Unsplash Releases 2 Million Images as Massive Open-Source Dataset

Unsplash has just released “the most complete high-quality open image dataset ever”: an open-source collection of over 2 million images captured by over 200,000 photographers, now available to download in bulk for free.

On the off-chance that you’re not familiar with Unsplash, the website allows photographers to share their images with the world for free under a CC0, no rights reserved, public domain “license.” Designers, publications, bloggers, and many others use Unsplash to access and use these images as they see fit, with or without attribution.

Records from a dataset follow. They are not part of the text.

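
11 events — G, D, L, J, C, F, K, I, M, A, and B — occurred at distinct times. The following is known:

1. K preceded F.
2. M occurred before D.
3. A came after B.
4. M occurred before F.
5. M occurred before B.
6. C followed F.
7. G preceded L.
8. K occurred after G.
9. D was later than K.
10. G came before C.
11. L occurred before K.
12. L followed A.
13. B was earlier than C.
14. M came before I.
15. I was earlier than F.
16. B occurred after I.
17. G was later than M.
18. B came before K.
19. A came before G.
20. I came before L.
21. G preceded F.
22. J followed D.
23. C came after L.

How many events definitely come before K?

6

Directly stated before K: B, G, and L.
A reaches K via A → L → K.
I reaches K via I → B → K.
M reaches K via M → B → K.
That's A, B, G, I, L, and M — 6 in all.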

Today’s announcement takes this one major step further, but releasing over 2 million of the images within the Unsplash library as a single, bulk-downloadable, open-source data set that scientists (or really anyone) can use as they see fit. This will become a particularly useful resource for researchers who need to train computer vision models, as all 2 million+ images come complete with:

  • Keyword-image conversions in search results
  • Community and AI generated keywords
  • EXIF, location, and landmarks
  • Image categories and subcategories
  • User generated collections and groupings of images
  • Image views and downloads stats

“While there are other open source image datasets that exist, they’re usually limited in size, expose low quality images, lack variability in the image data, or rely on mass labeling by 3rd party services,” writes Unsplash on its blog. “With over 200,000+ contributing global photographers and data sourced from hundreds of millions searches across a nearly unlimited number of uses and contexts, the breadth of intent and semantics contained within the Unsplash dataset opens up entirely new use cases.”

The dataset will be available in two versions: a “lite” version that contains 25,000 photos and is available for both commercial and non-commercial use, and the full version which contains all 2 million+ images, but can only be used for non-commercial purposes. The lite dataset can be downloaded immediately, but you have to request access to the larger, full dataset.